Value is the relative lightness or darkness of a color.
A color's values create our perception of three-dimension. (See Creating Form)
Because we create form by first dividing a color into it's light, middle and dark values it is important to recognize each color's values.
For identifying particularly difficult color values a VALUE SCALE is useful.
The value scale is placed over the questioned color.
You then determine which value it isn't. Clearly the value of the blue is not # 9 or # 1. It's not #'s 8,7 or 6 because the blue is darker than these. The true value of a color will be between too light and too dark on the value scale. The blue is lighter than #2 and darker than # 4. Its value is #3.
Which is too light and too dark here? (It's a #7 value)
With these things in mind we will paint this subject. Using only black and white mix several values of gray on your palette.
The drawing is made with thinned white paint on a toned canvas (See Canvas). White is used because it will create the least contamination of subsequent colors. The drawing should remain simple because a complex drawing would soon be painted over and lost.
The pure white patches are the highlights. They are put in first here to keep them as clean as possible. The highlight on a shiny object is a distorted picture of its light source. The light value for this pepper is placed around the highlight and wherever else the light value appears.
Next the darks are placed.
If it's not the light and not the dark it's the middle value.

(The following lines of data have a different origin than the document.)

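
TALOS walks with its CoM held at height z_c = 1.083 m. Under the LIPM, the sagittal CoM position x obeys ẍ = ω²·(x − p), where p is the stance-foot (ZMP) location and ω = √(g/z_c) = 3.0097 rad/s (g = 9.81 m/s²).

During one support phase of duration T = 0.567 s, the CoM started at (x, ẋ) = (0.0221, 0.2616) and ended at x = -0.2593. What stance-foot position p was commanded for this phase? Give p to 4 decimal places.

p = 0.3000

ωT = 3.0097·0.567 = 1.706500; cosh(ωT) = 2.845572, sinh(ωT) = 2.664072
x(T) = p + (x₀−p)·cosh(ωT) + (ẋ₀/ω)·sinh(ωT) ⇒ p·(1 − cosh) = x(T) − x₀·cosh − (ẋ₀/ω)·sinh
numerator   = -0.2593 − (0.0221)·2.845572 − (0.2616/3.0097)·2.664072 = -0.553745
denominator = 1 − 2.845572 = -1.845572
p = -0.553745 / -1.845572 = 0.3000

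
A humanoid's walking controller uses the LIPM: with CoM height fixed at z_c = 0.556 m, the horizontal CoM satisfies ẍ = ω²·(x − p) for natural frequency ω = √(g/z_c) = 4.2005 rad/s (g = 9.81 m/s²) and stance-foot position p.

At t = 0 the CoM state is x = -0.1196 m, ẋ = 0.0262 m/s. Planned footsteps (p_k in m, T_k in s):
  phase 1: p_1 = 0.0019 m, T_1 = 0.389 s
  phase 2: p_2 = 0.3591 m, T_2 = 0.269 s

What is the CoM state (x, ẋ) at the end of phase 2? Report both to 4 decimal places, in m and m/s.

x = -1.1696, ẋ = -5.9029

phase 1: p=0.0019, T=0.389, ωT=1.633995, cosh=2.659726, sinh=2.464577; start (x,ẋ)=(-0.119600, 0.026200) → end (x,ẋ)=(-0.305884, -1.188139)
phase 2: p=0.3591, T=0.269, ωT=1.129935, cosh=1.709254, sinh=1.386200; start (x,ẋ)=(-0.305884, -1.188139) → end (x,ẋ)=(-1.169623, -5.902856)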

The middle and light values are blended with a Flat brush.
The pepper is blended using parallel and curved strokes with Flat bristle and Flat sable brushes.
The first pepper was the lightest in value. This second pepper is the darkest in value. In the three values we use for this darker pepper the light value is the same as the middle value of the first one. Once again the light value is placed around the highlight.
The darks are put in. They are darker than the darkest darks of the first pepper.
The middle values are put in wherever the lights and darks are not. A Flat bristle brush one inch wide was used.
The blends are mostly made with curved brushstrokes using a Sable Flat.
The right hand pepper is a value between the first two. Each of these peppers has its own set of three values.
The cabbage is begun. Its value shapes establish the form first.
The cabbage is loosely blended to strengthen the illusion of three-dimension.
The texture of the cabbage leaves is then established working wet paint into wet paint. This is one of the advantages of a slow drying paint.
The other cabbage is a different set of three values but it has the same form.
The texture is applied to the second cabbage using wet paint into wet paint.
Cast shadows are the absence of light so their values are dependent on the surface value and the strength of the light. Bright light makes dark shadows.
The background cleans up the edges.
Thus you have seen the importance of the values within the colors and how they alone create the illusion of form. Plus you have used the paint in new ways.